Pour augmenter ses liquidités, l’Harmonie propose à ses fidèles de venir gonfler ses rangs en tant que membre bienfaiteur (la cotisation est fixée à 50 francs en 1925), membre d’honneur (25 francs) ou membre honoraire (12 francs). Il est précisé que les membres honoraires peuvent assister aux répétitions ainsi qu’aux fêtes et sorties organisées par la société ; en outre, ils reçoivent, pour chaque concert donné par l’Harmonie, au moins deux places de fauteuils.
Si l’Harmonie apporte gracieusement sa contribution à des concerts destinés à soutenir une cause (au profit, par exemple, des orphelinats des chemins de fer français en 1924), elle répond également aux sollicitations plus commerciales liées à l’animation de fêtes et manifestations sportives (sollicitée en 1925 par la société sportive L’Espérance étampoise à l’occasion de son grand concours artistique et individuel de gymnastique, elle décline l’offre faute d’avoir été contactée à temps pour rameuter ses troupes).
Une autre de ses sources de revenus réside dans le grand concert qu’elle organise chaque année depuis le début des années 1920, tel celui donné le 19 février 1928 au Gymnase Voltaire, 2, rue Japy, Paris 11e, sous la présidence d’Omer Vallon, vice-président du conseil d’administration de la Compagnie du Nord, et avec « le concours d’artistes des grands concerts symphoniques de l’Opéra, de l’Opéra comique et de la Comédie française ». L’Harmonie évolue alors en « Division d’Excellence » et compte 130 exécutants. L’événement s’accompagne d’une « souscription » destinée à fournir les instruments et le matériel nécessaires à ses membres exécutants et à ses élèves. Cette souscription prend la forme de billets d’une valeur unitaire de 0,50 franc donnant droit au tirage de nombreux lots « dont un portefeuille d’une valeur nominale de 2 000 francs constitué par 4 obligations du Crédit national, de 500 francs 5 %, participant à 8 tirages annuels avec des lots de un million ». Comprenne qui pourra. Dans une lettre circulaire du 31 janvier invitant les dirigeants du réseau à apporter leur participation, le président de l’Harmonie, M. Lagarde, précise que celle-ci doit faire face à la formation musicale de près de cent élèves, encadrés bénévolement par neuf de ses membres « qui se consacrent à cette tâche avec le plus grand dévouement ».

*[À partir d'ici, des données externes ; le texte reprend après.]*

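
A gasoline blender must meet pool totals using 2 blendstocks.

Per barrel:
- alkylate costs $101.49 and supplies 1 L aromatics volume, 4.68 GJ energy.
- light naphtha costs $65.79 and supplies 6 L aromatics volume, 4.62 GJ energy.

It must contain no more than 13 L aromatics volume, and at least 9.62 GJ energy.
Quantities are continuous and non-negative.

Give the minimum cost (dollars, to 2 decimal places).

$136.99

Let x1 = barrels of alkylate, x2 = barrels of light naphtha.
Minimise 101.49x1 + 65.79x2 subject to:
  1x1 + 6x2 ≤ 13   (aromatics volume)
  4.68x1 + 4.62x2 ≥ 9.62   (energy)
  x1, x2 ≥ 0.
The minimum-cost mix takes nothing from alkylate — only light naphtha. There the energy constraint is tight.
That vertex is x2 = 2.0823.
Hence cost = 65.79·2.0823 = $136.9945.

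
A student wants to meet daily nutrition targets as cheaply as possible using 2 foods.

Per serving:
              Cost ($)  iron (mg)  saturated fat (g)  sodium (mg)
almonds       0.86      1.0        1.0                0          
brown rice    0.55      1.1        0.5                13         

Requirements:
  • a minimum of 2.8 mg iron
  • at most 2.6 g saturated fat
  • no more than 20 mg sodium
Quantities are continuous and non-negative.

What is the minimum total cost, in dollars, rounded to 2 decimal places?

Let x1 = servings of almonds, x2 = servings of brown rice.
Minimize 0.86x1 + 0.55x2 s.t.:
  1x1 + 1.1x2 ≥ 2.8   (iron)
  1x1 + 0.5x2 ≤ 2.6   (saturated fat)
  13x2 ≤ 20   (sodium)
  x1, x2 ≥ 0.
Both inputs are positive at the optimum. Binding constraints: iron and sodium.
Solving gives x1 = 1.108, x2 = 1.538.
Hence cost = 0.86·1.108 + 0.55·1.538 = $1.7988.

$1.80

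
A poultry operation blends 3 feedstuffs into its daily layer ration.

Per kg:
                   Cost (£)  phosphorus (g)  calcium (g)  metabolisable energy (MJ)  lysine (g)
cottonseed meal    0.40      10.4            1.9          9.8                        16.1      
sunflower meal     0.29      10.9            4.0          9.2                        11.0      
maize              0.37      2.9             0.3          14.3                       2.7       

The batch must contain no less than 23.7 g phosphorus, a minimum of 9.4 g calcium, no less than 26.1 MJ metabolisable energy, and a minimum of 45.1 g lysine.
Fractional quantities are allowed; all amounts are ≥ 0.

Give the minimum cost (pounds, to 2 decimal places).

£1.15

Let x1 = kg of cottonseed meal, x2 = kg of sunflower meal, x3 = kg of maize.
Minimise 0.4x1 + 0.29x2 + 0.37x3 s.t.:
  10.4x1 + 10.9x2 + 2.9x3 ≥ 23.7   (phosphorus)
  1.9x1 + 4x2 + 0.3x3 ≥ 9.4   (calcium)
  9.8x1 + 9.2x2 + 14.3x3 ≥ 26.1   (metabolisable energy)
  16.1x1 + 11x2 + 2.7x3 ≥ 45.1   (lysine)
  x1, x2, x3 ≥ 0.
The cheapest feasible vertex uses only cottonseed meal, sunflower meal; maize is not used. Binding constraints: calcium and lysine.
So cottonseed meal = 1.77 kg, sunflower meal = 1.509 kg.
Cost = 0.4·1.77 + 0.29·1.509 = 1.1456.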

La renommée de l’Harmonie fait qu’elle est invitée à participer en juin 1930 au Concours international de musique d’Alger, organisé dans le cadre du centième anniversaire de la prise de cette ville. Le voyage dure huit jours. 140 musiciens s’embarquent à Marseille. Chaque participant doit réserver sept jours sur ses congés annuels. Les femmes et enfants peuvent être du voyage, mais à leurs frais. Confrontée à quelques 90 formations, l’Harmonie se couvre de lauriers. D’autres déplacements à l’étranger sont régulièrement au programme, tels, en 1936, à Spa et à Zurich.
Pour assurer la relève, l’Harmonie dispense des cours gratuits de solfège et d’instruments aux agents de la compagnie et à leurs enfants, cours qui se tiennent soit au 20, rue Marcadet (18e), son premier point de chute, soit au siège social même de l’association, au 95, rue de Maubeuge (10e), qu’elle occupe depuis 1913. En 1927, les cours sont dispensés, sous la férule des professeurs Moret (cuivres), Naudon et Guillot (bois), les lundis et mardi de 17 h 30 à 18 h 30 rue Marcadet, les mercredis de 20 h à 21 h rue de Maubeuge.

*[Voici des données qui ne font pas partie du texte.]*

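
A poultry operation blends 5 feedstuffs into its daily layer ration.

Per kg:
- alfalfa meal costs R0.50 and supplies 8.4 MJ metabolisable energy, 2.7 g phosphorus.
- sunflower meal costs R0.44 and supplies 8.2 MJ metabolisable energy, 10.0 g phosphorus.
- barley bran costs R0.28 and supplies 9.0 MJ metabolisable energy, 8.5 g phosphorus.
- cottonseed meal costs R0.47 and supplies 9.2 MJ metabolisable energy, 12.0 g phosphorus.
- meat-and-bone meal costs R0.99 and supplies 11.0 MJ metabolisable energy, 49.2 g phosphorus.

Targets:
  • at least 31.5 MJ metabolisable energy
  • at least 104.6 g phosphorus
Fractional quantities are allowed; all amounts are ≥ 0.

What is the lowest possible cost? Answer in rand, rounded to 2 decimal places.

Let x1 = kg of alfalfa meal, x2 = kg of sunflower meal, x3 = kg of barley bran, x4 = kg of cottonseed meal, x5 = kg of meat-and-bone meal.
min 0.5x1 + 0.44x2 + 0.28x3 + 0.47x4 + 0.99x5 subject to:
  8.4x1 + 8.2x2 + 9x3 + 9.2x4 + 11x5 ≥ 31.5   (metabolisable energy)
  2.7x1 + 10x2 + 8.5x3 + 12x4 + 49.2x5 ≥ 104.6   (phosphorus)
  x1, x2, x3, x4, x5 ≥ 0.
The cheapest feasible vertex uses only barley bran, meat-and-bone meal; alfalfa meal, sunflower meal, cottonseed meal are not used. The metabolisable energy and phosphorus requirements are met with equality.
So barley bran = 1.143 kg, meat-and-bone meal = 1.929 kg.
Cost = 0.28·1.143 + 0.99·1.929 = 2.2298.

R2.23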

Pendant la guerre, certains musiciens suppléeront les professeurs mobilisés. La sélection des élèves susceptibles d’intégrer l’orchestre est opérée par les chefs de pupitre. Un examen a lieu le premier mercredi de chaque mois en début de soirée.
Réunissant les musiciens, les répétitions commencent aux alentours de 20 h et finissent tard pour permettre au plus grand nombre d’y participer. Celles dites de détail, c’est-à-dire par pupitre, leur imposent d’assister à deux répétitions sur trois. En cas de non respect de cette consigne, le récalcitrant est exclu de l’orchestre. L’absentéisme des musiciens a toujours été un problème récurrent. Les registres d’appel regorgent de « A » (pour absent) et il ne se passe pas un conseil d’administration sans que la révocation d’un musicien soit évoquée. Marier vie professionnelle et activité artistique n’est pas toujours très aisé. Par contre, l’assiduité, figurée par la lettre « P » (pour présent), est récompensée. À partir de 1927, l’Harmonie loue à l’année une loge à l’Opéra comique qu’elle met à disposition des musiciens dont la présence régulière est constatée. Cette pratique cesse en 1930.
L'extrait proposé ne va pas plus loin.